I still don't think you understand the statement in the policy here (and the people in the security channel apparently don't, either): > New crypto libraries must comply with the crypto policies to enter Fedora -> wolfssl does not > unless an exception has been granted by Fedora packaging committee -> it has not > after consulting with Fedora security team. -> this has happened So at least one step in this process has been skipped. I'll ask in the Security channel.
I am sorry without further review on crypto policies and approved this. I am busy with my graduation things these days so I may not response timely. Anyway, I created an issue on https://pagure.io/packaging-committee/issue/1390.

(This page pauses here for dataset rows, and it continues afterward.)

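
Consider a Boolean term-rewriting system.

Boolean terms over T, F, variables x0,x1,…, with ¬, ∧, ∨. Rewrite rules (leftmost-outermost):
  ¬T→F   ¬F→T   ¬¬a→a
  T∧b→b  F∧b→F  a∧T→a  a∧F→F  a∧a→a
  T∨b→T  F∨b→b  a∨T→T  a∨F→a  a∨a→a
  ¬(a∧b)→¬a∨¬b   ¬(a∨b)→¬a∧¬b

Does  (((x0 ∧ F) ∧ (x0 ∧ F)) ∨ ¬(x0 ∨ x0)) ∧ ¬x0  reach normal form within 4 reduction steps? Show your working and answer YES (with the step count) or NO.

  start: (((x0 ∧ F) ∧ (x0 ∧ F)) ∨ ¬(x0 ∨ x0)) ∧ ¬x0
  step 1: ((x0 ∧ F) ∨ ¬(x0 ∨ x0)) ∧ ¬x0
  step 2: (F ∨ ¬(x0 ∨ x0)) ∧ ¬x0
  step 3: ¬(x0 ∨ x0) ∧ ¬x0
  step 4: (¬x0 ∧ ¬x0) ∧ ¬x0

Answer: NO — after 4 steps the term is (¬x0 ∧ ¬x0) ∧ ¬x0, not yet normal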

(In reply to Fabio Valentini from comment #28) > I still don't think you understand the statement in the policy here (and the > people in the security channel apparently don't, either): > > > New crypto libraries must comply with the crypto policies to enter Fedora > > -> wolfssl does not > > > unless an exception has been granted by Fedora packaging committee > > -> it has not > > > after consulting with Fedora security team. > > -> this has happened > > So at least one step in this process has been skipped. > > I'll ask in the Security channel. Yes, I what you are saying, but in my opinion the documentation is not clear, in the ways previously noted. Once we identify the source of authority, looks like that's Felix, I'll be glad to work work through this.